Rosa Parks on December 1, 1965, stood up by sitting down on a bus to tell the bus driver in Montgomery, Alabama that she would NOT go to the back of the bus.
I personally observed an example of discrimination soon after the turn of the 21st century. My wife and I were taking my son’s best friend on a two day drive to visit my son who had been away for some time. After about 12 hours of driving I checked into a hotel asking for a room with two beds. All was fine until my wife and my son’s buddy with black skin walked in with their bags. The clerk became distressed and reached for the key. I was dumbfounded, but looked him in the eye told him to relax and we turned and went to our room. I made sure the room door was locked and was uneasy the whole night.

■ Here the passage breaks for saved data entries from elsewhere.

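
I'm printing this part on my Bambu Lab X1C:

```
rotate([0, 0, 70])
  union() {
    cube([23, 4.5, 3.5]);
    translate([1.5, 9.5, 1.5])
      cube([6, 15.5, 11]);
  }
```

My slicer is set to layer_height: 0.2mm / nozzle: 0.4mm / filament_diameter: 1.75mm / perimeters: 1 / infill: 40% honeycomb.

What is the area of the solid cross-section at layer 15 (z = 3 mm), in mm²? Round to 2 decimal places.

196.50 mm²

At z = 3 mm: the cube (footprint 23×4.5) is included at this height (area 103.50 mm²); the cube at (1.5, 9.5) is present — its section is the full 6×15.5 rectangle (area 93.00 mm²); Merging all regions: the 2 present regions are separate (no shared area or edge), so areas and boundary lengths simply add and each stays a separate island — area = 196.50 mm²; (whole slice rotated 70° about Z — lengths, areas and connectivity unchanged). Overall, the cross-section has 2 separate islands. Net area = 196.50 mm².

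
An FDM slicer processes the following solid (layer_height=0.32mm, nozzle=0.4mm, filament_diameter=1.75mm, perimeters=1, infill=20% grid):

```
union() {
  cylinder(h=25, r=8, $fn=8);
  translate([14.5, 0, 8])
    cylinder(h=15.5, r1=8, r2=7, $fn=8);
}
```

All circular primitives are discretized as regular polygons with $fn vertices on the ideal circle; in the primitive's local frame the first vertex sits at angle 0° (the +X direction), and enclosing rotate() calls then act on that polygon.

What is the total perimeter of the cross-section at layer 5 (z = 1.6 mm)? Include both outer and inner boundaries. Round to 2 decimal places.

48.98 mm

At z = 1.6 mm: the cylinder: section is a regular 8-gon, circumradius r=8 (perimeter = 2·8·8.000·sin(180°/8) = 48.98 mm); the cone at (14.5, 0) is absent (z outside [8, 23.5]); Taking the union: only the r=8 cylinder is present, so the union is just that shape — boundary = 48.98 mm. Overall, the cross-section is a single solid region. Total boundary length (outer) = 48.98 mm.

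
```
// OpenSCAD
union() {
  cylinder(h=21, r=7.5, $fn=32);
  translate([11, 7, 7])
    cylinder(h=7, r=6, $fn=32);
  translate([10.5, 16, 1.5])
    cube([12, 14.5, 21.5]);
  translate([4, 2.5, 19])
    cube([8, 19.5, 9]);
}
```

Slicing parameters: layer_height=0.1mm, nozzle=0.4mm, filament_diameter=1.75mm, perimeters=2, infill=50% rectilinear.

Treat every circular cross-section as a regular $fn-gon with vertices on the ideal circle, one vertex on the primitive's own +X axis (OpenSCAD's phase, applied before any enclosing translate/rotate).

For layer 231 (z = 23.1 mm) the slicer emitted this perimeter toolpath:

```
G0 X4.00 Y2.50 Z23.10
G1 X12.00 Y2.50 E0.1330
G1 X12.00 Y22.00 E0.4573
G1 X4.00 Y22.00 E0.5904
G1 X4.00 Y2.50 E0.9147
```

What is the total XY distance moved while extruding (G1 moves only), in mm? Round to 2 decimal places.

55.00 mm

Sum the Euclidean lengths of each G1 segment: total = 55.00 mm.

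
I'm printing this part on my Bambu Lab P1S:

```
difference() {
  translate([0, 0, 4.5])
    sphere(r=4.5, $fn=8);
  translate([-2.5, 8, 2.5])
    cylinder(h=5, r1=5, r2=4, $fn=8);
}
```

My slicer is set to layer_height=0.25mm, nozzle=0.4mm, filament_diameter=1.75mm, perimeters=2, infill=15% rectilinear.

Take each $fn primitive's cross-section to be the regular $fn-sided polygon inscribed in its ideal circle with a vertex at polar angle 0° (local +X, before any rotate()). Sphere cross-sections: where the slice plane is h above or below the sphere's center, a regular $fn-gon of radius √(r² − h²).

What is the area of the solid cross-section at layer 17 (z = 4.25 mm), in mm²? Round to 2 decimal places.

56.82 mm²

At z = 4.25 mm: the r=4.5 sphere slices to a regular 8-gon of circumradius 4.493 (√(r²−h²) with h=0.25 from center) (area = (8/2)·4.493²·sin(360°/8) = 57.10 mm²); the cone at (-2.5, 8) contributes a regular 8-gon of circumradius 4.650 (interpolated between r1=5 and r2=4 at t=0.350) (area = (8/2)·4.650²·sin(360°/8) = 61.16 mm²); After the difference (first − rest): starting from the r=4.5 sphere (57.10 mm²), the cone at (-2.5, 8) partially overlaps it — only the 0.28 mm² overlap (of its 61.16 mm²) is removed, clipping the outline — area = 56.82 mm². Overall, the cross-section is a single solid region. Net area = 56.82 mm².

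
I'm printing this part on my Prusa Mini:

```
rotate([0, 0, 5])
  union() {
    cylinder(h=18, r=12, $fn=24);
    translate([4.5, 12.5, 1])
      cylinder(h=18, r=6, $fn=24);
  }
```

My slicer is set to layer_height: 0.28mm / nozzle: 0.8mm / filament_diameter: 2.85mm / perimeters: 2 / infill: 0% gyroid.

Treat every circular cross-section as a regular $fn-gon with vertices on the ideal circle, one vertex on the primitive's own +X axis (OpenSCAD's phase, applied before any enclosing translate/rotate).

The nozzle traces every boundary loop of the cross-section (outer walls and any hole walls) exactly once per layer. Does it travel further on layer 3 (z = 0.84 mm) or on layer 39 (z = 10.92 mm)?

layer 39 (z = 10.92 mm)

Layer 3 (z = 0.84): the r=12 cylinder gives a regular 24-gon of circumradius 12 (constant along its height) (perimeter = 2·24·12.000·sin(180°/24) = 75.18 mm); the cylinder at (4.5, 12.5) does not reach this height (z outside [1, 19]); Merging all regions: only the r=12 cylinder is present, so the union is just that shape — boundary = 75.18 mm; (rotated 5° about Z; rotation is an isometry so areas/perimeters/island counts are preserved). So its perimeter = 75.18 mm. Layer 39 (z = 10.92): the r=12 cylinder contributes a regular 24-gon of circumradius 12 (perimeter = 2·24·12.000·sin(180°/24) = 75.18 mm); the r=6 cylinder at (4.5, 12.5) contributes a regular 24-gon of circumradius 6 (perimeter = 2·24·6.000·sin(180°/24) = 37.59 mm); Taking the union: the regions partially overlap (shared area 34.83 mm²), so the edge portions inside another operand are dropped and the merged outline is re-measured after clipping — boundary = 88.28 mm; (rotated 5° about Z; rotation is an isometry so areas/perimeters/island counts are preserved). So its perimeter = 88.28 mm. Layer 39 is larger (88.28 vs 75.18 mm).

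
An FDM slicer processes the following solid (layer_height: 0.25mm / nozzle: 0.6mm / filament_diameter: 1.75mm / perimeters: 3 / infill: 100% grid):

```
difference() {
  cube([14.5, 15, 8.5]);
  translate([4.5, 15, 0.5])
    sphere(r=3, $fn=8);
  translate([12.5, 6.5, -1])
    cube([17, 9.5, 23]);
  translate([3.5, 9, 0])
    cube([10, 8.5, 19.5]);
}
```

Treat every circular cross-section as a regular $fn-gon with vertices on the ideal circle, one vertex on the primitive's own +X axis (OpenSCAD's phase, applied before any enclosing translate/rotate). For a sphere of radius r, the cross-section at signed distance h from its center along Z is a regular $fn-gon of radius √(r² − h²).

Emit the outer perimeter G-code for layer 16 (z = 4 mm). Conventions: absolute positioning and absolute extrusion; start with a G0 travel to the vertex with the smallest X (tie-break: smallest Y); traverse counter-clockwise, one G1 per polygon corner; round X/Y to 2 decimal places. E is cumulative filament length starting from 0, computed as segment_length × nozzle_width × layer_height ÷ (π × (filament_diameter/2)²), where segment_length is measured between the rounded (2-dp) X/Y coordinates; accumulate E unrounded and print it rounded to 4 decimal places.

G0 X0.00 Y0.00 Z4.00
G1 X14.50 Y0.00 E0.9043
G1 X14.50 Y6.50 E1.3096
G1 X12.50 Y6.50 E1.4343
G1 X12.50 Y9.00 E1.5903
G1 X3.50 Y9.00 E2.1515
G1 X3.50 Y15.00 E2.5257
G1 X0.00 Y15.00 E2.7440
G1 X0.00 Y0.00 E3.6794

At z = 4 mm: the cube (footprint 14.5×15) is included at this height; the sphere at (4.5, 15) is absent (|z−center|=3.500 > r=3); the cube at (12.5, 6.5) (footprint 17×9.5) is included at this height; the cube at (3.5, 9) is present — its section is the full 10×8.5 rectangle; After the difference (first − rest): starting from the 14.5×15 cube, the 17×9.5 cube at (12.5, 6.5) partially overlaps it — only the 17.00 mm² overlap (of its 161.50 mm²) is removed, clipping the outline; the 10×8.5 cube at (3.5, 9) partially overlaps it — only the 54.00 mm² overlap (of its 85.00 mm²) is removed, clipping the outline — 1 connected region. The outline is a single polygon with 8 vertices. Extrusion per mm of travel: 0.6 × 0.25 / (π × 0.875²) = 0.062363. Accumulating E over each segment gives final E = 3.6794.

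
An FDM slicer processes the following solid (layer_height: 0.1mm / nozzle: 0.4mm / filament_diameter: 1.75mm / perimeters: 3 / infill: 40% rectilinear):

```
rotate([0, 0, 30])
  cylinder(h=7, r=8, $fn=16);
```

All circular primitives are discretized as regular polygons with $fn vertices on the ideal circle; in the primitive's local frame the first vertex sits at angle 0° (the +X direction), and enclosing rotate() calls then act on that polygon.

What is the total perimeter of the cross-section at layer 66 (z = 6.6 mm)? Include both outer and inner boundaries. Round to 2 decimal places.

49.94 mm

At z = 6.6 mm: the r=8 cylinder contributes a regular 16-gon of circumradius 8 (perimeter = 2·16·8.000·sin(180°/16) = 49.94 mm); (rotated 30° about Z; rotation is an isometry so areas/perimeters/island counts are preserved). Overall, the cross-section is a single solid region. Total boundary length (outer) = 49.94 mm.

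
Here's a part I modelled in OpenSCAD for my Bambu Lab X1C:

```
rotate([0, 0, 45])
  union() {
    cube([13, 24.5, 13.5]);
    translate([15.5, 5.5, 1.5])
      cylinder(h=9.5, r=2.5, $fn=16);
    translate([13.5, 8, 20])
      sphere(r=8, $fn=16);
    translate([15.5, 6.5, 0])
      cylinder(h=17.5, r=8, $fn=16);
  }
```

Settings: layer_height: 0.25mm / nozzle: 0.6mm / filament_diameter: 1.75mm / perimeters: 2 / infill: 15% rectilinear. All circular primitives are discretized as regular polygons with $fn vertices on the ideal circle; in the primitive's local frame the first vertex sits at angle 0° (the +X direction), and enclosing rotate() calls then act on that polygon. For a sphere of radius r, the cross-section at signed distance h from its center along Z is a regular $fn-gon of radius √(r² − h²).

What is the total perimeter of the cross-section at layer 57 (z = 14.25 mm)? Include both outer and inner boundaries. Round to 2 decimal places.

49.99 mm

At z = 14.25 mm: the cube does not reach this height (z outside [0, 13.5]); the cylinder at (15.5, 5.5) does not reach this height (z outside [1.5, 11]); the sphere at (13.5, 8): section is a regular 16-gon, circumradius = √(r²−h²) = √(8²−5.75²) = 5.562 (perimeter = 2·16·5.562·sin(180°/16) = 34.72 mm); the r=8 cylinder at (15.5, 6.5) contributes a regular 16-gon of circumradius 8 (perimeter = 2·16·8.000·sin(180°/16) = 49.94 mm); Merging all regions: the regions partially overlap (shared area 94.46 mm²), so the edge portions inside another operand are dropped and the merged outline is re-measured after clipping — boundary = 49.99 mm; (whole slice rotated 45° about Z — lengths, areas and connectivity unchanged). Overall, the cross-section is a single solid region. Total boundary length (outer) = 49.99 mm.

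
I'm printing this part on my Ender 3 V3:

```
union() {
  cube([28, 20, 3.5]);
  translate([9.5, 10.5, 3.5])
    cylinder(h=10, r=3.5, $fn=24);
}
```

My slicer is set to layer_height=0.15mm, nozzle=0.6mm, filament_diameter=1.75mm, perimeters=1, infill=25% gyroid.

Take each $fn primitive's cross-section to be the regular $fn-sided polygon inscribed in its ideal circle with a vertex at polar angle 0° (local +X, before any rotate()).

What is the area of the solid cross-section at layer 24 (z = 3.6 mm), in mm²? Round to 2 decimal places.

At z = 3.6 mm: the cube is not intersected at this z (z outside [0, 3.5]); the cylinder at (9.5, 10.5): section is a regular 24-gon, circumradius r=3.5 (area = (24/2)·3.500²·sin(360°/24) = 38.05 mm²); Taking the union: only the r=3.5 cylinder at (9.5, 10.5) is present, so the union is just that shape — area = 38.05 mm². Overall, the cross-section is a single solid region. Net area = 38.05 mm².

38.05 mm²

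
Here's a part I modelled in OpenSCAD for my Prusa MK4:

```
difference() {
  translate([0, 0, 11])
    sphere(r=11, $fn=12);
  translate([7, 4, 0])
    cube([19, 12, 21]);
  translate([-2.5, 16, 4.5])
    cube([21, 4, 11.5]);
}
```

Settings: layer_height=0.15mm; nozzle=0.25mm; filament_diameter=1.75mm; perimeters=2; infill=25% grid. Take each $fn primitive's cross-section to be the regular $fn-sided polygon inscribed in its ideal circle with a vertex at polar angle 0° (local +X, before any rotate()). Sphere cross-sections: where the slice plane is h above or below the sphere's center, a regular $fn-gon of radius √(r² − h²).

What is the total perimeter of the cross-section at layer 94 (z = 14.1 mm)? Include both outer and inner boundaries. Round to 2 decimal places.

67.11 mm

At z = 14.1 mm: the sphere: section is a regular 12-gon, circumradius = √(r²−h²) = √(11²−3.1²) = 10.554 (perimeter = 2·12·10.554·sin(180°/12) = 65.56 mm); the cube at (7, 4) (footprint 19×12) is included at this height (perimeter 62.00 mm); the 21×4 cube at (-2.5, 16) contributes its full rectangle (perimeter 50.00 mm); Subtracting the remaining from the first: starting from the r=11 sphere, the 19×12 cube at (7, 4) partially overlaps it — only the 5.24 mm² overlap (of its 228.00 mm²) is removed, clipping the outline; the 21×4 cube at (-2.5, 16) misses the remaining region (no effect) — boundary = 67.11 mm. Overall, the cross-section is a single solid region. Total boundary length (outer) = 67.11 mm.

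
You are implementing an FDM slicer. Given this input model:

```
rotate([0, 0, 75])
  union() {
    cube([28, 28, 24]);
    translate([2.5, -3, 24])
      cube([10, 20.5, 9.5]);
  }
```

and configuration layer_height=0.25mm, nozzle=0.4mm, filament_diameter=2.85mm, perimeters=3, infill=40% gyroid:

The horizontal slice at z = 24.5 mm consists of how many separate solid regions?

1

At z = 24.5 mm: the cube does not reach this height (z outside [0, 24]); the 10×20.5 cube at (2.5, -3) contributes its full rectangle; Merging all regions: only the 10×20.5 cube at (2.5, -3) is present, so the union is just that shape — 1 connected region; (rotated 75° about Z; rotation is an isometry so areas/perimeters/island counts are preserved). The result has 1 disconnected region.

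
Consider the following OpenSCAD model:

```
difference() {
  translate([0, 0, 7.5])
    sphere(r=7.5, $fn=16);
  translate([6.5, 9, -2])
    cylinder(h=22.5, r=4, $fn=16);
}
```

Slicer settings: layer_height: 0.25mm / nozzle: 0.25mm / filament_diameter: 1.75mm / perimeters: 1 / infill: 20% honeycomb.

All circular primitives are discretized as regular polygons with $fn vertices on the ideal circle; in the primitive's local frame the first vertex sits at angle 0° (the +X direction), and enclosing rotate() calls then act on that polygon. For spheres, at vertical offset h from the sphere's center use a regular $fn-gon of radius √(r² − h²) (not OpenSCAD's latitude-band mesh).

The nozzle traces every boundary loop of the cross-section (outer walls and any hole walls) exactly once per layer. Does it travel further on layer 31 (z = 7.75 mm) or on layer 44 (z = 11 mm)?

Layer 31 (z = 7.75): the sphere: section is a regular 16-gon, circumradius = √(r²−h²) = √(7.5²−0.25²) = 7.496 (perimeter = 2·16·7.496·sin(180°/16) = 46.80 mm); the cylinder at (6.5, 9): section is a regular 16-gon, circumradius r=4 (perimeter = 2·16·4.000·sin(180°/16) = 24.97 mm); Taking the first minus the rest: starting from the r=7.5 sphere, the r=4 cylinder at (6.5, 9) partially overlaps it — only the 0.36 mm² overlap (of its 48.98 mm²) is removed, clipping the outline — boundary = 46.85 mm. So its perimeter = 46.85 mm. Layer 44 (z = 11): the sphere: section is a regular 16-gon, circumradius = √(r²−h²) = √(7.5²−3.5²) = 6.633 (perimeter = 2·16·6.633·sin(180°/16) = 41.41 mm); the r=4 cylinder at (6.5, 9) gives a regular 16-gon of circumradius 4 (constant along its height) (perimeter = 2·16·4.000·sin(180°/16) = 24.97 mm); Taking the first minus the rest: starting from the r=7.5 sphere, the r=4 cylinder at (6.5, 9) misses the remaining region (no effect) — boundary = 41.41 mm. So its perimeter = 41.41 mm. Layer 31 is larger (46.85 vs 41.41 mm).

layer 31 (z = 7.75 mm)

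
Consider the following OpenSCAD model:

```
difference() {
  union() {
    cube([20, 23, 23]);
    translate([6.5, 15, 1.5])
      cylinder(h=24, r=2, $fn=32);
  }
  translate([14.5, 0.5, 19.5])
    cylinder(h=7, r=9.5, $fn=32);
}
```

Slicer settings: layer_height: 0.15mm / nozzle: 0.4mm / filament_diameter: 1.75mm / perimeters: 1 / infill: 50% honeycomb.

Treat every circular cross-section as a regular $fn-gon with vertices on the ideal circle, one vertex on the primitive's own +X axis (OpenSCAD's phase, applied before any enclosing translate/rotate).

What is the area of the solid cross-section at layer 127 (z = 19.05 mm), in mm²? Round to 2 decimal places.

At z = 19.05 mm: the cube is present — its section is the full 20×23 rectangle (area 460.00 mm²); the r=2 cylinder at (6.5, 15) contributes a regular 32-gon of circumradius 2 (area = (32/2)·2.000²·sin(360°/32) = 12.49 mm²); Combining (union): the r=2 cylinder at (6.5, 15) lies entirely inside the 20×23 cube, so the union is just the 20×23 cube — area = 460.00 mm²; the cylinder at (14.5, 0.5) is not intersected at this z (z outside [19.5, 26.5]); After the difference (first − rest): none of the subtracted shapes is present at this height, so the result so far is unchanged — area = 460.00 mm². Overall, the cross-section is a single solid region. Net area = 460.00 mm².

460.00 mm²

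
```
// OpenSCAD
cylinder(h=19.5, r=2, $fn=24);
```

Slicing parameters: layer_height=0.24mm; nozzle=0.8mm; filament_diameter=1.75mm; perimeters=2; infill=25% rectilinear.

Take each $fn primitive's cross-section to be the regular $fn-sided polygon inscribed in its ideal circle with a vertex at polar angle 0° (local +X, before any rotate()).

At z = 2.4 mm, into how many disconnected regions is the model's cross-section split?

At z = 2.4 mm: the r=2 cylinder contributes a regular 24-gon of circumradius 2. The result has 1 disconnected region.

1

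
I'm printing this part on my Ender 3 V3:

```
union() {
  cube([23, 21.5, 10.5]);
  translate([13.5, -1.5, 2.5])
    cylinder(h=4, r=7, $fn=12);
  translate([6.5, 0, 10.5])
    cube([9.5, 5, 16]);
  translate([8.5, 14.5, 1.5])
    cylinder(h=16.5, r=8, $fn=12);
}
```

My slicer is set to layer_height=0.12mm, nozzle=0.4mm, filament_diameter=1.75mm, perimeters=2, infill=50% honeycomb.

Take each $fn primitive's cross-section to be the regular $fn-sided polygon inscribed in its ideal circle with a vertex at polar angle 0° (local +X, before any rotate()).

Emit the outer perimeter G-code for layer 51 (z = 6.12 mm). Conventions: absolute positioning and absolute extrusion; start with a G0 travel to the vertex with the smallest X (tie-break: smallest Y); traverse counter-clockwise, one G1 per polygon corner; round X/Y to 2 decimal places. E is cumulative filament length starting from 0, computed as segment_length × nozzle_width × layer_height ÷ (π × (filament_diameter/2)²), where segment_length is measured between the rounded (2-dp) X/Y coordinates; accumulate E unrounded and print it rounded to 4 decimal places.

G0 X0.00 Y0.00 Z6.12
G1 X6.90 Y0.00 E0.1377
G1 X6.50 Y-1.50 E0.1687
G1 X7.44 Y-5.00 E0.2410
G1 X10.00 Y-7.56 E0.3132
G1 X13.50 Y-8.50 E0.3856
G1 X17.00 Y-7.56 E0.4579
G1 X19.56 Y-5.00 E0.5301
G1 X20.50 Y-1.50 E0.6025
G1 X20.10 Y0.00 E0.6334
G1 X23.00 Y0.00 E0.6913
G1 X23.00 Y21.50 E1.1204
G1 X12.23 Y21.50 E1.3353
G1 X8.50 Y22.50 E1.4124
G1 X4.77 Y21.50 E1.4894
G1 X0.00 Y21.50 E1.5846
G1 X0.00 Y0.00 E2.0137

At z = 6.12 mm: the cube is present — its section is the full 23×21.5 rectangle; the cylinder at (13.5, -1.5): section is a regular 12-gon, circumradius r=7; the cube at (6.5, 0) does not reach this height (z outside [10.5, 26.5]); the r=8 cylinder at (8.5, 14.5) contributes a regular 12-gon of circumradius 8; Merging all regions: the regions partially overlap (shared area 241.37 mm²), so overlapping operands fuse into one piece — 1 connected region. The outline is a single polygon with 16 vertices. Extrusion per mm of travel: 0.4 × 0.12 / (π × 0.875²) = 0.019956. Accumulating E over each segment gives final E = 2.0137.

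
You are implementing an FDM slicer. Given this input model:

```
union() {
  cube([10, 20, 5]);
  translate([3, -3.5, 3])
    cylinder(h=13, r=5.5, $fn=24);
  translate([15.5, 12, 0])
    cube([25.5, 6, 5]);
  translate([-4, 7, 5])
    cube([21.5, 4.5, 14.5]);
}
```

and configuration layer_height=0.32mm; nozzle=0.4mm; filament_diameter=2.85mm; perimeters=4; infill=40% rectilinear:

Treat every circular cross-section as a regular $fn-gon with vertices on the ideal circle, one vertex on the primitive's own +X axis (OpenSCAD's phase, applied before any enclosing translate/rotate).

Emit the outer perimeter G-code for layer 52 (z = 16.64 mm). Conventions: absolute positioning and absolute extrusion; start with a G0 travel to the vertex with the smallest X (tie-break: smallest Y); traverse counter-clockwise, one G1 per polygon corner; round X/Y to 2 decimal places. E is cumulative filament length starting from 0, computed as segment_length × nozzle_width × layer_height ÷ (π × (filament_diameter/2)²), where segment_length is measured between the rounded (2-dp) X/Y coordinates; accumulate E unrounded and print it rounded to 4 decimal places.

At z = 16.64 mm: the cube is not intersected at this z (z outside [0, 5]); the cylinder at (3, -3.5) is absent (z outside [3, 16]); the cube at (15.5, 12) is not intersected at this z (z outside [0, 5]); the cube at (-4, 7) (footprint 21.5×4.5) is included at this height; Merging all regions: only the 21.5×4.5 cube at (-4, 7) is present, so the union is just that shape — 1 connected region. The outline is a single polygon with 4 vertices. Extrusion per mm of travel: 0.4 × 0.32 / (π × 1.425²) = 0.020065. Accumulating E over each segment gives final E = 1.0434.

G0 X-4.00 Y7.00 Z16.64
G1 X17.50 Y7.00 E0.4314
G1 X17.50 Y11.50 E0.5217
G1 X-4.00 Y11.50 E0.9531
G1 X-4.00 Y7.00 E1.0434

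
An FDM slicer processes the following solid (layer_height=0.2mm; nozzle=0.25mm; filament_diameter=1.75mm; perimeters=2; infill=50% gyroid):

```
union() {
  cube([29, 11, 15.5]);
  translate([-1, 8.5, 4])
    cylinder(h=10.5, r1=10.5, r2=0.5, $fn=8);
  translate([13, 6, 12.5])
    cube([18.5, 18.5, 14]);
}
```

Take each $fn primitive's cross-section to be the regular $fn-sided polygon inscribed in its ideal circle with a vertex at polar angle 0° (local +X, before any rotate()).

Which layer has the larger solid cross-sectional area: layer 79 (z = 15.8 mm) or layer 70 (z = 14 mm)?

Layer 79 (z = 15.8): the cube is not intersected at this z (z outside [0, 15.5]); the cone at (-1, 8.5) does not reach this height (z outside [4, 14.5]); the cube at (13, 6) (footprint 18.5×18.5) is included at this height (area 342.25 mm²); Merging all regions: only the 18.5×18.5 cube at (13, 6) is present, so the union is just that shape — area = 342.25 mm². So its area = 342.25 mm². Layer 70 (z = 14): the 29×11 cube contributes its full rectangle (area 319.00 mm²); the cone at (-1, 8.5) contributes a regular 8-gon of circumradius 0.976 (interpolated between r1=10.5 and r2=0.5 at t=0.952) (area = (8/2)·0.976²·sin(360°/8) = 2.70 mm²); the 18.5×18.5 cube at (13, 6) contributes its full rectangle (area 342.25 mm²); Combining (union): the regions partially overlap — summed areas 663.95 mm² minus the doubly-counted overlap 80.00 mm² gives 583.95 mm² — area = 583.95 mm². So its area = 583.95 mm². Layer 70 is larger (583.95 vs 342.25 mm²).

layer 70 (z = 14 mm)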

Over time as my family has grown and more and more relatives continue to marry and have children our clan has become more colorful. I want to say that I am proud of my family members because they are good people and not because of the color of their skin. It is just the way it is. You fall in love, get married and have kids and the color of one’s skin seems to be the furthest thing from your mind. At least you hope it can be. However, I know some of my relatives to this day run into dim-witted people who fail to hide the real person they are.
Overall, life has become better for people of all colors, but there are still some loathsome and repugnant people who consider the color of one’s skin the criteria in which to judge a person.
I pray my mom gets better and I pray the message Dr. King, Rosa Parks and those who fought so courageously and sacrificed so much in trying to eliminate hatred – and educate us all – will never be forgotten.